Best way to test SQL queries
You wouldn't write an application with functions 200 lines long. You'd decompose those long functions into smaller functions, each with a single clearly defined responsibility.
Why write your SQL like that?
Decompose your queries, just like you decompose your functions. This makes them shorter, simpler, easier to comprehend, easier to test, easier to refactor. And it allows you to add "shims" between them, and "wrappers" around them, just as you do in procedural code.
How do you do this? By making each significant thing a query does into a view. Then you compose more complex queries out of these simpler views, just as you compose more complex functions out of more primitive functions.
And the great thing is, for most compositions of views, you'll get exactly the same performance out of your RDBMS. (For some you won't; so what? Premature optimization is the root of all evil. Code correctly first, then optimize if you need to.)
Here's an example of using several view to decompose a complicated query.
In the example, because each view adds only one transformation, each can be independently tested to find errors, and the tests are simple.
Here's the base table in the example:
create table month_value(
eid int not null, month int, year int, value int );
This table is flawed, because it uses two columns, month and year, to represent one datum, an absolute month. Here's our specification for the new, calculated column:
We'll do that as a linear transform, such that it sorts the same as (year, month), and such that for any (year, month) tuple there is one and only value, and all values are consecutive:
create view cm_absolute_month as
select *, year * 12 + month as absolute_month from month_value;
Now what we have to test is inherent in our spec, namely that for any tuple (year, month), there is one and only one (absolute_month), and that (absolute_month)s are consecutive. Let's write some tests.
Our test will be a SQL select
query, with the following structure: a test name and a case statement catenated together. The test name is just an arbitrary string. The case statement is just case when
test statements then 'passed' else 'failed' end
.
The test statements will just be SQL selects (subqueries) that must be true for the test to pass.
Here's our first test:
--a select statement that catenates the test name and the case statement
select concat(
-- the test name
'For every (year, month) there is one and only one (absolute_month): ',
-- the case statement
case when
-- one or more subqueries
-- in this case, an expected value and an actual value
-- that must be equal for the test to pass
( select count(distinct year, month) from month_value)
--expected value,
= ( select count(distinct absolute_month) from cm_absolute_month)
-- actual value
-- the then and else branches of the case statement
then 'passed' else 'failed' end
-- close the concat function and terminate the query
);
-- test result.
Running that query produces this result: For every (year, month) there is one and only one (absolute_month): passed
As long as there is sufficient test data in month_value, this test works.

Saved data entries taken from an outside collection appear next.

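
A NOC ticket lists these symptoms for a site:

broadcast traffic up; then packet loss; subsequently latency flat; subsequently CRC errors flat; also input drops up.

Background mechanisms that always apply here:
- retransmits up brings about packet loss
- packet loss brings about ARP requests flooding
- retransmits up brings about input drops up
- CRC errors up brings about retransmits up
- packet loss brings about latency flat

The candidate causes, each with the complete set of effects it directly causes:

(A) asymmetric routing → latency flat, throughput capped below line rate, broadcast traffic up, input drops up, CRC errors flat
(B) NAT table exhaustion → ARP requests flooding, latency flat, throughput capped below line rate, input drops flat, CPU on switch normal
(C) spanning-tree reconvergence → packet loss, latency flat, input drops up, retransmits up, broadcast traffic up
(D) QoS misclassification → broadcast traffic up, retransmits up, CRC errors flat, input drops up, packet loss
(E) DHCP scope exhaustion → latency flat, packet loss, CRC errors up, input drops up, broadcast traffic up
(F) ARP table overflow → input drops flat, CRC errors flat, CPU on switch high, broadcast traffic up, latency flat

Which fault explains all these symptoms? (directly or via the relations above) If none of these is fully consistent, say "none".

For each candidate, compare predicted effects to what was observed:
(A) asymmetric routing — broadcast traffic up +; packet loss -; latency flat +; CRC errors flat +; input drops up +
(B) NAT table exhaustion — broadcast traffic up -; packet loss -; latency flat +; CRC errors flat -; input drops up -
(C) spanning-tree reconvergence — does not account for CRC errors flat
(D) QoS misclassification — broadcast traffic up +; packet loss +; latency flat + (by packet loss → latency flat); CRC errors flat +; input drops up +
(E) DHCP scope exhaustion — fails on CRC errors flat (predicts CRC errors up, not CRC errors flat)
(F) ARP table overflow — broadcast traffic up +; packet loss -; latency flat +; CRC errors flat +; input drops up -
Only (D) is consistent with every observation.

D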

We can add a test for sufficient test data, too:
select concat( 'Sufficient and sufficiently varied month_value test data: ',
case when
( select count(distinct year, month) from month_value) > 10
and ( select count(distinct year) from month_value) > 3
and ... more tests
then 'passed' else 'failed' end );
Now let's test it's consecutive:
select concat( '(absolute_month)s are consecutive: ',
case when ( select count(*) from cm_absolute_month a join cm_absolute_month b
on ( (a.month + 1 = b.month and a.year = b.year)
or (a.month = 12 and b.month = 1 and a.year + 1 = b.year) )
where a.absolute_month + 1 <> b.absolute_month ) = 0
then 'passed' else 'failed' end );
Now let's put our tests, which are just queries, into a file, and run the that script against the database. Indeed, if we store our view definitions in a script (or scripts, I recommend one file per related views) to be run against the database, we can add our tests for each view to the same script, so that the act of (re-) creating our view also runs the view's tests. That way, we both get regression tests when we re-create views, and, when the view creation runs against production, the view will will also be tested in production.
Create a test system database that you can reload as often as you wish. Load your data or create your data and save it off. Produce an easy way to reload it. Attach your development system to that database and validate your code before you go to production. Kick yourself everytime you manage to let an issue get into production. Create a suite of tests to verify known issues and grow your test suite over time.